Vegetable growing has become much easier as the range of plug plants available has increased. Gardening outlets sell these in handy-sized packs so, rather than wait patiently in hope that all the seeds sown in an outdoor drill will germinate, you can plant a row instantly. However, timing is all important.
For example, given our relatively short growing season, sweet corn
plants need to be in my garden by the beginning of June to stand a chance of developing mature cobs for September harvesting. They were raised in the greenhouse from pot-sown seed in mid-March and subsequently planted-out. They`re currently on course, standing almost one metre tall with thick stems topped by tassels of flower and lower cobs fattening. This said, the pencil-thin plants I saw on sale in small trays last week, have little chance of reaching maturity unless we experience an Indian summer.

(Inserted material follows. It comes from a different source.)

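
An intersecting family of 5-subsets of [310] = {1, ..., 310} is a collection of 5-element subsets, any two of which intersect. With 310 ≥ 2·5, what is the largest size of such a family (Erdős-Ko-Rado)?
max |F| = C(309, 4) = 372527001

The Erdős-Ko-Rado theorem states: for n ≥ 2k, an intersecting family of k-subsets of an n-element set has size at most C(n − 1, k − 1), with equality for 'star' families {A ⊆ [n] : |A| = k, i ∈ A} (fix an element i). For n = 310, k = 5: C(309, 4) = 372527001.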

Similarly, most winter vegetables should be out in the garden by this
time. If they`re at the seedling stage they need to catch-up. Leeks appreciate an early start, say late May to June. June is best for Brussels sprouts, but all our veggie beds were full at that time, so we have grown them on in pots for mid- July planting. The same applies to purple sprouting broccoli and the winter cabbages. In each of these cases the earlier sowing time was critical in having the plants ready for outdoor action now.
Generous advice abounds, and it`s worth listening to others who`ve
excelled with a crop but do remember that in gardening there are often several routes to success with the same plant. If a certain method of cultivation works for you then stick with it. And don`t give up because of a perceived failure, we all have them.
I`ve recently dug out a blight-infected potato, consumed the produce
and disposed of the offending plant material. It was caught early, and the remainder of the crop is fine but constantly monitored.
For every little setback something positive turns up and it`s arrived this time in the performance of the `Little Gem` lettuce, which, given space, is a heart-forming type. In mid-June I sowed it in a module tray, a pinch of seed to each cell, and planted the resultant plugs in two rows outdoors. My how they`ve advanced! We`re picking them as a leaf lettuce which is deliciously sweet and will eventually have the bonus of hearts to harvest. This is one plant that is living up to its name!